We found a road on the way back and guessed that it would lead us where we needed to go. The walking was easier. We made better time. We didn’t have to struggle so much with every footstep. A second look at my map, however, showed that we were off course. If we wanted to get back to the metro-station, we’d need to cut through the woods. My friend found a tiny footpath heading the right direction, so we hoped for the best and made our way uphill, stopping to eat a slice of bread with cheese when we felt our energy beginning to dwindle.

Cutting through the woods on a tiny footpath.

The last section of path led up what seemed like a 90 degree slope caked with crumbling snow. At least one person had made it through before. We could follow their footsteps, but each step was precarious and there was nothing to hold onto. If one of us fell or slid, we were likely to cascade quite a ways down or be buried in snow. The only other option was to turn back, and so we forged ahead. He made his way up using all four limbs for stabilization. I dug my toes in hard and tested each step, taking his hand those final steps to the top. And we made it. 

The rest of the way felt like walking home from a long day at a festival. You’ve seen what you wanted to see, had a good time, and now wish someone would just pick you up and carry you the rest of the way. I was tired. On the train again, we rewarded ourselves with an orange and some subway poetry. I think it’s really cool that you can take the subway to the forest, and read poems along the way.

Subway poetry.

Soft Power

During those last years, when my grandmother was sick, we spent a lot of time together. I spread all the old pictures out on the floor and together, we sorted them into photo albums while she told me stories about all the people in them. Those photos are now crammed into a storage locker in Minneapolis, along with the urns containing my grandmother and mother’s ashes. I sold, gave away, or threw out almost everything else that I owned when I moved here, figuring that the act of returning to “the homeland” would make me a sort of historical vessel in my own right. I had the stories in me. That’s soft power, when you think about it. 

Sorting through old photos of my mom and grandmother, 2022.

During a class I attended before break (part of NorInt 0500, Norwegian life and society), lecturer Erik Juriks talked about literature as a Norwegian soft power, much like that of Hallyu (the Korean Wave) and Japanese Anime and Manga. Since 2004, for instance, NORLA (Norwegian Literature Abroad) has provided funding to translate approximately 8,000 books from Norwegian into 73 different languages. Although only about 5 million people speak Norwegian, it happens to be one of the top fifteen translated languages in the world. Nordic Noir, Ibsen, and most recently, Jon Fosse, who received the 2023 Nobel Prize in literature, are some examples. 

Soft power is the art of influence, seducing others into wanting what you want, shaping their perceptions without twisting any arms. The Future Library is in essence working this soft power into the future, spreading its roots across time. Three, four, five generations from now, people will be reading these stories and feel moved by them, much as I’ve been moved by the stories of my predecessors. Or, for that matter, by the stories my research participants have been sharing with me about their experiences.

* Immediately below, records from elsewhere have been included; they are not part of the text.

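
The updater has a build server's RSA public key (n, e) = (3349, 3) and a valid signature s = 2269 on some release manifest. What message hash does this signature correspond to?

s^2 ≡ 2269^2 = 5148361 ≡ 948
3 = 2 + 1, so s^3 ≡ 948·2269 ≡ 954 (mod 3349)

954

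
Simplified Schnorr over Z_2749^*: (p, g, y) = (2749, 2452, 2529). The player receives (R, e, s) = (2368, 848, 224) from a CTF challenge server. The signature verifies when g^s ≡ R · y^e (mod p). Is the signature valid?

g^s mod p:
Squares mod 2749: 2452^1≡2452, 2452^2≡241, 2452^4≡352, 2452^8≡199, 2452^16≡1115, 2452^32≡677, 2452^64≡1995, 2452^128≡2222
224 = 128 + 64 + 32, so 2452^224 ≡ 2222·1995·677 ≡ 2473 (mod 2749)
R · y^e mod p:
Squares mod 2749: 2529^1≡2529, 2529^2≡1667, 2529^4≡2399, 2529^8≡1544, 2529^16≡553, 2529^32≡670, 2529^64≡813, 2529^128≡1209, 2529^256≡1962, 2529^512≡844
848 = 512 + 256 + 64 + 16, so 2529^848 ≡ 844·1962·813·553 ≡ 2122 (mod 2749)
2368·2122 = 5024896 ≡ 2473 (mod 2749)
2473 ≡ 2473 (mod 2749); signature holds.

valid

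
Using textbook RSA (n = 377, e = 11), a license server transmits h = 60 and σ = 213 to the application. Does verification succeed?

passes

σ^11 mod 377 = 60
Since 60 equals the digest 60, verification succeeds.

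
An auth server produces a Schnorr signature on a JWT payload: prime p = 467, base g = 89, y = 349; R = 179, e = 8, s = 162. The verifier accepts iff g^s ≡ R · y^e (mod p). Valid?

yes

g^s mod p:
89^2 = 7921 ≡ 449
89^4 ≡ 449^2 = 201601 ≡ 324
89^8 ≡ 324^2 = 104976 ≡ 368
89^16 ≡ 368^2 = 135424 ≡ 461
89^32 ≡ 461^2 = 212521 ≡ 36
89^64 ≡ 36^2 = 1296 ≡ 362
89^128 ≡ 362^2 = 131044 ≡ 284
162 = 128 + 32 + 2, so 89^162 ≡ 284·36·449 ≡ 433 (mod 467)
R · y^e mod p:
349^2 = 121801 ≡ 381
349^4 ≡ 381^2 = 145161 ≡ 391
349^8 ≡ 391^2 = 152881 ≡ 172
179·172 = 30788 ≡ 433 (mod 467)
433 ≡ 433 (mod 467); signature holds.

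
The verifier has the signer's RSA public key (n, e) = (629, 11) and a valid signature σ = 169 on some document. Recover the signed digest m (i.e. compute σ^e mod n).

σ^2 ≡ 169^2 = 28561 ≡ 256
σ^4 ≡ 256^2 = 65536 ≡ 120
σ^8 ≡ 120^2 = 14400 ≡ 562
11 = 8 + 2 + 1, so σ^11 ≡ 562·256·169 ≡ 373 (mod 629)

373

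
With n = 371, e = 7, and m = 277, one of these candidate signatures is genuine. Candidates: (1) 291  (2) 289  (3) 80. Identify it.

1

Candidate 1: Squares mod 371: 291^1≡291, 291^2≡93, 291^4≡116; 7 = 4 + 2 + 1, so 291^7 ≡ 116·93·291 ≡ 277 (mod 371)
  → matches m = 277
Candidate 2: Squares mod 371: 289^1≡289, 289^2≡46, 289^4≡261; 7 = 4 + 2 + 1, so 289^7 ≡ 261·46·289 ≡ 142 (mod 371)
Candidate 3: Squares mod 371: 80^1≡80, 80^2≡93, 80^4≡116; 7 = 4 + 2 + 1, so 80^7 ≡ 116·93·80 ≡ 94 (mod 371)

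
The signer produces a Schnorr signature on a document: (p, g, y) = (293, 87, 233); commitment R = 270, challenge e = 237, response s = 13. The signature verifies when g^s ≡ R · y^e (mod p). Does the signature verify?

g^s mod p:
Squares mod 293: 87^1≡87, 87^2≡244, 87^4≡57, 87^8≡26
13 = 8 + 4 + 1, so 87^13 ≡ 26·57·87 ≡ 14 (mod 293)
R · y^e mod p:
Squares mod 293: 233^1≡233, 233^2≡84, 233^4≡24, 233^8≡283, 233^16≡100, 233^32≡38, 233^64≡272, 233^128≡148
237 = 128 + 64 + 32 + 8 + 4 + 1, so 233^237 ≡ 148·272·38·283·24·233 ≡ 97 (mod 293)
270·97 = 26190 ≡ 113 (mod 293)
14 ≠ 113; the check fails.

does not verify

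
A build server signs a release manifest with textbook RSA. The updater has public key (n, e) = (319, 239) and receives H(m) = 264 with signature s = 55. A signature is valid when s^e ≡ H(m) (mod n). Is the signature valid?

Squares mod 319: s^1≡55, s^2≡154, s^4≡110, s^8≡297, s^16≡165, s^32≡110, s^64≡297, s^128≡165
239 = 128 + 64 + 32 + 8 + 4 + 2 + 1, so s^239 ≡ 165·297·110·297·110·154·55 ≡ 264 (mod 319)
264 = H(m), so the signature checks out.

valid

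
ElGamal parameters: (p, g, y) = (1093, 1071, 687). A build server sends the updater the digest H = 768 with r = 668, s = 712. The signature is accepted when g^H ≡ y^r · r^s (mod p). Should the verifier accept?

accept

Left side g^H mod p:
1071^768 mod 1093 = 985
Right side y^r · r^s mod p:
687^668 mod 1093 = 265
668^712 mod 1093 = 808
265·808 = 214120 ≡ 985 (mod 1093)
985 ≡ 985 (mod 1093), so the signature is genuine.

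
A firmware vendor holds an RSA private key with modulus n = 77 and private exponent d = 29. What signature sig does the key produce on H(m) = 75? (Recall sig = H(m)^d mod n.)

(H(m))^2 ≡ 75^2 = 5625 ≡ 4
(H(m))^4 ≡ 4^2 = 16
(H(m))^8 ≡ 16^2 = 256 ≡ 25
(H(m))^16 ≡ 25^2 = 625 ≡ 9
29 = 16 + 8 + 4 + 1, so (H(m))^29 ≡ 9·25·16·75 ≡ 38 (mod 77)

38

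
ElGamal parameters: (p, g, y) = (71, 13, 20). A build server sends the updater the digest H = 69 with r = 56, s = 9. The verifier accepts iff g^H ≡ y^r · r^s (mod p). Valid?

Left side g^H mod p:
13^2 = 169 ≡ 27
13^4 ≡ 27^2 = 729 ≡ 19
13^8 ≡ 19^2 = 361 ≡ 6
13^16 ≡ 6^2 = 36
13^32 ≡ 36^2 = 1296 ≡ 18
13^64 ≡ 18^2 = 324 ≡ 40
69 = 64 + 4 + 1, so 13^69 ≡ 40·19·13 ≡ 11 (mod 71)
Right side y^r · r^s mod p:
20^2 = 400 ≡ 45
20^4 ≡ 45^2 = 2025 ≡ 37
20^8 ≡ 37^2 = 1369 ≡ 20
20^16 ≡ 20^2 = 400 ≡ 45
20^32 ≡ 45^2 = 2025 ≡ 37
56 = 32 + 16 + 8, so 20^56 ≡ 37·45·20 ≡ 1 (mod 71)
56^2 = 3136 ≡ 12
56^4 ≡ 12^2 = 144 ≡ 2
56^8 ≡ 2^2 = 4
9 = 8 + 1, so 56^9 ≡ 4·56 ≡ 11 (mod 71)
1·11 = 11 ≡ 11 (mod 71)
11 ≡ 11 (mod 71), so the signature is genuine.

yes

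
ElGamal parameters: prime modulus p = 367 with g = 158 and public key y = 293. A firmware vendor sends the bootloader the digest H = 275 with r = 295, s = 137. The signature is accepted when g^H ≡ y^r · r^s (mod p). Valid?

no

Left side g^H mod p:
Squares mod 367: 158^1≡158, 158^2≡8, 158^4≡64, 158^8≡59, 158^16≡178, 158^32≡122, 158^64≡204, 158^128≡145, 158^256≡106
275 = 256 + 16 + 2 + 1, so 158^275 ≡ 106·178·8·158 ≡ 24 (mod 367)
Right side y^r · r^s mod p:
Squares mod 367: 293^1≡293, 293^2≡338, 293^4≡107, 293^8≡72, 293^16≡46, 293^32≡281, 293^64≡56, 293^128≡200, 293^256≡364
295 = 256 + 32 + 4 + 2 + 1, so 293^295 ≡ 364·281·107·338·293 ≡ 235 (mod 367)
Squares mod 367: 295^1≡295, 295^2≡46, 295^4≡281, 295^8≡56, 295^16≡200, 295^32≡364, 295^64≡9, 295^128≡81
137 = 128 + 8 + 1, so 295^137 ≡ 81·56·295 ≡ 38 (mod 367)
235·38 = 8930 ≡ 122 (mod 367)
24 ≠ 122, so verification fails.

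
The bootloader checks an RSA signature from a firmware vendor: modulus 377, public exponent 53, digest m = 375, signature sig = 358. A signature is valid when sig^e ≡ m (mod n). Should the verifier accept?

accept

sig^2 ≡ 358^2 = 128164 ≡ 361
sig^4 ≡ 361^2 = 130321 ≡ 256
sig^8 ≡ 256^2 = 65536 ≡ 315
sig^16 ≡ 315^2 = 99225 ≡ 74
sig^32 ≡ 74^2 = 5476 ≡ 198
53 = 32 + 16 + 4 + 1, so sig^53 ≡ 198·74·256·358 ≡ 375 (mod 377)
Since 375 equals the digest 375, verification succeeds.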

These days, writing my thesis, I’ve been walking around with their words in my head. I met with another of my advisors this morning and she commented that I had formatted my interview excerpts like poetry. It was nice, she thought, but she wanted me to work on my analytic structure. I have to post more signs to show the way, and be intentional about my mapping. “First, I’m going to do this, then I’ll do that… make sure you’re always explaining why you’re making these decisions, and why you’re presenting the data in this order.”

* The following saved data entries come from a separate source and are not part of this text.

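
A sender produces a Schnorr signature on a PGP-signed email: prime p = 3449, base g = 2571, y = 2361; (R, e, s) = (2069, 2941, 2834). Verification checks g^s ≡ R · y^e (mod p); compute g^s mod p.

1628

2571^2 = 6610041 ≡ 1757
2571^4 ≡ 1757^2 = 3087049 ≡ 194
2571^8 ≡ 194^2 = 37636 ≡ 3146
2571^16 ≡ 3146^2 = 9897316 ≡ 2135
2571^32 ≡ 2135^2 = 4558225 ≡ 2096
2571^64 ≡ 2096^2 = 4393216 ≡ 2639
2571^128 ≡ 2639^2 = 6964321 ≡ 790
2571^256 ≡ 790^2 = 624100 ≡ 3280
2571^512 ≡ 3280^2 = 10758400 ≡ 969
2571^1024 ≡ 969^2 = 938961 ≡ 833
2571^2048 ≡ 833^2 = 693889 ≡ 640
2834 = 2048 + 512 + 256 + 16 + 2, so 2571^2834 ≡ 640·969·3280·2135·1757 ≡ 1628 (mod 3449)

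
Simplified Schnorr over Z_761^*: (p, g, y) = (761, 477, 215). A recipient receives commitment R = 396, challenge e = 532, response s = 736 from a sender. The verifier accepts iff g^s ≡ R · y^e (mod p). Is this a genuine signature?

forged

g^s mod p:
477^2 = 227529 ≡ 751
477^4 ≡ 751^2 = 564001 ≡ 100
477^8 ≡ 100^2 = 10000 ≡ 107
477^16 ≡ 107^2 = 11449 ≡ 34
477^32 ≡ 34^2 = 1156 ≡ 395
477^64 ≡ 395^2 = 156025 ≡ 20
477^128 ≡ 20^2 = 400
477^256 ≡ 400^2 = 160000 ≡ 190
477^512 ≡ 190^2 = 36100 ≡ 333
736 = 512 + 128 + 64 + 32, so 477^736 ≡ 333·400·20·395 ≡ 401 (mod 761)
R · y^e mod p:
215^2 = 46225 ≡ 565
215^4 ≡ 565^2 = 319225 ≡ 366
215^8 ≡ 366^2 = 133956 ≡ 20
215^16 ≡ 20^2 = 400
215^32 ≡ 400^2 = 160000 ≡ 190
215^64 ≡ 190^2 = 36100 ≡ 333
215^128 ≡ 333^2 = 110889 ≡ 544
215^256 ≡ 544^2 = 295936 ≡ 668
215^512 ≡ 668^2 = 446224 ≡ 278
532 = 512 + 16 + 4, so 215^532 ≡ 278·400·366 ≡ 159 (mod 761)
396·159 = 62964 ≡ 562 (mod 761)
401 ≠ 562; the check fails.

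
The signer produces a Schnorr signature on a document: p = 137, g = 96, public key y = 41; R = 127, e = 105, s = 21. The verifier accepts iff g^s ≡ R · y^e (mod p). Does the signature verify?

does not verify

g^s mod p:
Squares mod 137: 96^1≡96, 96^2≡37, 96^4≡136, 96^8≡1, 96^16≡1
21 = 16 + 4 + 1, so 96^21 ≡ 1·136·96 ≡ 41 (mod 137)
R · y^e mod p:
Squares mod 137: 41^1≡41, 41^2≡37, 41^4≡136, 41^8≡1, 41^16≡1, 41^32≡1, 41^64≡1
105 = 64 + 32 + 8 + 1, so 41^105 ≡ 1·1·1·41 ≡ 41 (mod 137)
127·41 = 5207 ≡ 1 (mod 137)
41 ≠ 1; the check fails.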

I’m having difficulty grasping the edges of things, locating where one thing ends and another begins. It’s all illusory, in a way. Everything goes in circles, like rings marking time in the fibers of a tree. I hand in my thesis on May 15. Eleven days later, on May 26, there will be another manuscript handover in the forest, this time from author Valeria Luiselli. Maybe, if I’m still around, I will be there.